Chroniques

par michel slama

pages sacrées de Fauré et McMillan
Chœurs et Maîtrise de Notre-Dame de Paris

Orchestre de Chambre de Paris, John Nelson
Cathédrale Notre-Dame, Paris
- 24 mai 2016
le compositeur écossais James McMillan (né en 1959) © Philip Gatward
© philip gatward

Deux pages sacrées de Gabriel Fauré encadrent un Credo de James McMillan, en ce superbe programme donné à Notre-Dame par l’Orchestre de Chambre de Paris que dirige John Nelson. Avec le Cantique de Jean Racine Op.11 (1865) et le Requiem (1888), nous disposons un peu de l’alpha et l’oméga de la musique sacrée du compositeur ariégeois. Écrit par un Fauré de dix-neuf ans, le Cantique n’a jamais quitté les salles de concert. Sa foi jubilatoire et sa tendresse sont immédiatement accessibles à l’auditeur le moins chevronné. Se souvenant de Felix Mendelssohn qu’il admirait beaucoup, il fut conçu pour chœur et accompagnement de piano ou orgue. C’est la version pour chœur et orchestre qui est ici jouée. L’Orchestre de Chambre de Paris y est magistral sous la direction de John Nelson qui longtemps fut son chef titulaire. On regrettera peut-être un déséquilibre entre les Chœurs et la Maîtrise de Notre-Dame et la formation instrumentale qui accapare l’espace sonore de la cathédrale, à notre plus grand plaisir... Acoustique particulière ou volonté du chef, l’orchestre n’a jamais si bien sonné !

Né en 1959, James McMillan [photo] est un compositeur et chef écossais empreint de spiritualité et d’investissement politique. Sa foi lui inspira de très nombreuses œuvres religieuses, dont un Magnificat (1999) et plusieurs messes, mais aussi des opéras, des symphonies et de la musique de chambre. Sa facture, pour contemporaine qu’elle soit, reste tout à fait abordable et fort contrastée, alternant magnificence et intimité, héritée de la tradition anglaise de Taverner à Britten [lire notre chronique du 4 février 2006]. En 1999, à l’occasion de la reconstitution du Parlement Écossais, McMillan a composé une fanfare pour l’arrivée d’Elizabeth II à la nouvelle Chambre. John Nelson a choisi de faire découvrir un Credo de ce créateur peu joué en France et qu’il connaît bien. Créée en 2012, cette œuvre puissante d’une vingtaine de minutes est constituée de trois mouvements croissant en durée et correspondant à la Sainte Trinité (Père, Fils et Saint Esprit). Dans cet espace liturgique exceptionnel, l’exécution est enthousiasmante.
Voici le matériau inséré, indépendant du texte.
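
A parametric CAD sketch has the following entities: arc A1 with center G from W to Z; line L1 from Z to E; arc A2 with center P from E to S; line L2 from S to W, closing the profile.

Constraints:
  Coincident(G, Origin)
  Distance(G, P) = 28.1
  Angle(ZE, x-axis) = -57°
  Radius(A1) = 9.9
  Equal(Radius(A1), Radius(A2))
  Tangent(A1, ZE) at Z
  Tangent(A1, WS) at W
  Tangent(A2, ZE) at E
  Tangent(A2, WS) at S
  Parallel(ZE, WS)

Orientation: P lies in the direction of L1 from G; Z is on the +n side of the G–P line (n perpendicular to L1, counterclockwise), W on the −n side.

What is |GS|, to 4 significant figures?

29.79

The slot axis is L1's direction at -57.0°, so u = (cos -57.0°, sin -57.0°) = (0.5446, -0.8387) and n = (−sin -57.0°, cos -57.0°) = (0.8387, 0.5446). G is at the origin and P lies 28.1 along u from G, so P = 28.1·u = (15.30, -23.57). Tangency of A1 to both parallel lines with radius 9.9 puts Z and W at G ± 9.9·n: Z = (8.303, 5.392), W = (-8.303, -5.392). Equal radii place E and S the same way about P: E = P + 9.9·n = (23.61, -18.17), S = P − 9.9·n = (7.002, -28.96). Then |GS| = |S − G| = 29.79.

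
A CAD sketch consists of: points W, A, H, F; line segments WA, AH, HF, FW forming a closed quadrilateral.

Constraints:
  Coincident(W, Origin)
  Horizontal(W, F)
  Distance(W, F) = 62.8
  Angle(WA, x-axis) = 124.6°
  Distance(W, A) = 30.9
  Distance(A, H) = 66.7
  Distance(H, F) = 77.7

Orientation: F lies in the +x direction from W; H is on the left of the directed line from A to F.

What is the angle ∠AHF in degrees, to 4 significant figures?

70.95°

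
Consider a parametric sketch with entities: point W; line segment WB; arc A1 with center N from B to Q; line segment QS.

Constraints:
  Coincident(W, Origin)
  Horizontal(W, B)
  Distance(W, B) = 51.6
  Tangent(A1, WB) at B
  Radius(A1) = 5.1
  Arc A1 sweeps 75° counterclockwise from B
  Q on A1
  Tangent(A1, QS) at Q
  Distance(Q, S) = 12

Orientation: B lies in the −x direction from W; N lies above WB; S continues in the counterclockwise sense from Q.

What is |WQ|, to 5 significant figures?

46.827

The tangent condition forces NB to be normal to WB, so N = B + (0, 5.1) = (-51.600, 5.1000). On A1, B sits at bearing -90° from N; a 75° counterclockwise sweep puts Q at bearing -15°, so Q = N + 5.1·(cos -15°, sin -15°) = (-46.674, 3.7800). Then |WQ| = |Q − W| = 46.827.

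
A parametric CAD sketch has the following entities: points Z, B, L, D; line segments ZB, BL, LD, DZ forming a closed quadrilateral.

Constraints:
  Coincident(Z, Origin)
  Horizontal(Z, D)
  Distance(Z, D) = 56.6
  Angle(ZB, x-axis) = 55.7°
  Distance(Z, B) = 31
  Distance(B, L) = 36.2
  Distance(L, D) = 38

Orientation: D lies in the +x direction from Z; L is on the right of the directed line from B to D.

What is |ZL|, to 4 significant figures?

22.66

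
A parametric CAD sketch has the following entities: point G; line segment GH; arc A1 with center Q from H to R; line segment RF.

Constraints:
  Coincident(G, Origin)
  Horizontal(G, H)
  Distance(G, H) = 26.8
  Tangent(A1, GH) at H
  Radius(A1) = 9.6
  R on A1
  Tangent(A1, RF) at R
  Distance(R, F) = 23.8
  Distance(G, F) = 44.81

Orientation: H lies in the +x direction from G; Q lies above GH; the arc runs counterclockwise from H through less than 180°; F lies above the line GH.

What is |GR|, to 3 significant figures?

38.1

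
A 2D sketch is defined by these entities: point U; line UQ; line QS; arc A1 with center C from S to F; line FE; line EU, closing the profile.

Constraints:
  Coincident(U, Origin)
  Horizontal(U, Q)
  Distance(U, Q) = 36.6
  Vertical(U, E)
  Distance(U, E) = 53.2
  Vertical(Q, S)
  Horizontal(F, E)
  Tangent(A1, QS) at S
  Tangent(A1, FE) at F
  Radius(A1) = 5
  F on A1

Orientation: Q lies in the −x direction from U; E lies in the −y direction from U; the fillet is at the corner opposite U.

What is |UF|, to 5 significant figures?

61.877

The virtual corner opposite U is at (-36.600, -53.200). The tangent condition forces CS to be normal to QS and since A1 is tangent to FE there, CF ⟂ FE, with radius 5.0, so the center C sits 5.0 in from both sides at C = (-31.600, -48.200). That places the tangent points at S = (-36.600, -48.200) on QS and F = (-31.600, -53.200) on FE. Then |UF| = |F − U| = 61.877.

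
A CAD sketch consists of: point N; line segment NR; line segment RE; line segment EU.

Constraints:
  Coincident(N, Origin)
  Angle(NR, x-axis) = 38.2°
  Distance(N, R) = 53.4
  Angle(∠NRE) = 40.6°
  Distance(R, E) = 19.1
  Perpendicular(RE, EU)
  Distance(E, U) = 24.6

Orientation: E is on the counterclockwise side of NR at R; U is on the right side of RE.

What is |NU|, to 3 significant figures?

63.1

∠NRE = 40.6°, so RE runs at 38.2° + (180° − 40.6°) = 178° from the x-axis; with |RE| = 19.1, E = R + 19.1·(cos 178°, sin 178°) = (22.9, 33.8). The perpendicularity gives EU at right angles to RE; with |EU| = 24.6 on the right of RE, U = E + 24.6·(0.0419, 0.999) = (23.9, 58.4). Then |NU| = |U − N| = 63.1.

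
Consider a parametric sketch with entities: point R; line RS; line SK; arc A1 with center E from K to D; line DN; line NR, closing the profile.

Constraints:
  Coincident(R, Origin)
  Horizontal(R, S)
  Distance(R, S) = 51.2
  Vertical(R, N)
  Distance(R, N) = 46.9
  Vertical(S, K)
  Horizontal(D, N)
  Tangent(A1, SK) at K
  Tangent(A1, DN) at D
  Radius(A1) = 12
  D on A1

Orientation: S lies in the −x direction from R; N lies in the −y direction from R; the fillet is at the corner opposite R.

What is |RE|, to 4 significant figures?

52.48

R is at the origin; RS is horizontal with |RS| = 51.2 and S on the −x side, so S = (-51.20, 0.000). R and N share the same x with |RN| = 46.9 and N on the −y side, so N = (0.000, -46.90). The virtual corner opposite R is at (-51.20, -46.90). A1 meets SK tangentially, so EK is at right angles to SK and since A1 is tangent to DN there, ED ⟂ DN, with radius 12.0, so the center E sits 12.0 in from both sides at E = (-39.20, -34.90). Then |RE| = |E − R| = 52.48.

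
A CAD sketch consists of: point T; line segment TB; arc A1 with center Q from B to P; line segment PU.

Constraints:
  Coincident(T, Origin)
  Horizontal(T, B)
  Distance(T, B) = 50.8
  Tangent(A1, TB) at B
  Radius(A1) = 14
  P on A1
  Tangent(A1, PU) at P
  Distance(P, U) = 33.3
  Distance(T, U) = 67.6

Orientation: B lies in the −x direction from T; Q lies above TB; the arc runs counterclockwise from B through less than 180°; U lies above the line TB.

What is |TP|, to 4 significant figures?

41.20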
La Messe de Requiem en ré mineur Op.48 fut composée à la fin de la vie de Fauré, à l’occasion de l’enterrement d’un paroissien de l’église de la Madeleine où le compositeur tenait la chaire d’orgue. Il ne s’agit donc pas d’un hommage à une personnalité marquante mais plus d’une réflexion de l’auteur au crépuscule de sa vie. Aux antipodes de la mode opératique des Requiem de Berlioz ou de Verdi qui régnait alors, Fauré conçut une œuvre tendre et intimiste à l’émotion vibrante, sans l’habituel Dies Irae fracassant et tumultueux, pour s’achever sur un In Paradisum libératoire mais serein.

La vision de Nelson peut apparaître un peu trop violente et grandiose pour certains, mais à la fois recueillie et radieuse. Cette conception se défend d’autant plus que le lieu le permet et que le chef respecte l’effectif chambriste, son équilibre avec les chœurs et la délicate maîtrise et l’intervention des deux solistes. Matthew Brook est pétri d’humanité et s’inscrit dans la conception complexe de Nelson. Ses interventions sont probantes sans provoquer l’effroi menaçant de certains chanteurs trop théâtraux. Ce baryton-basse se produit dans le monde entier sous la direction des baguettes les plus réputés, comme Gardiner, Hickox, Mackerras ou Rousset. Pour le Pie Jesu, le choix d’un soprano issu de la Maîtrise de Notre-Dame de Paris est judicieux, surtout quand elle a une aussi jolie voix et qu’elle chante juste. Ce moment d’une extrême spiritualité est souvent mal servi par des soprani trop lyriques qui en affaiblissent le côté ineffable et innocent. Ici, pas de problème, l’émotion extrême et le trac de la jeune soliste attirent définitivement la sympathie.

Une grande et belle soirée fêtée par un public comblé, venu en nombre et qui patienta plusieurs heures avant de pouvoir assister au concert, comme on voudrait en voir programmer encore beaucoup d’autres.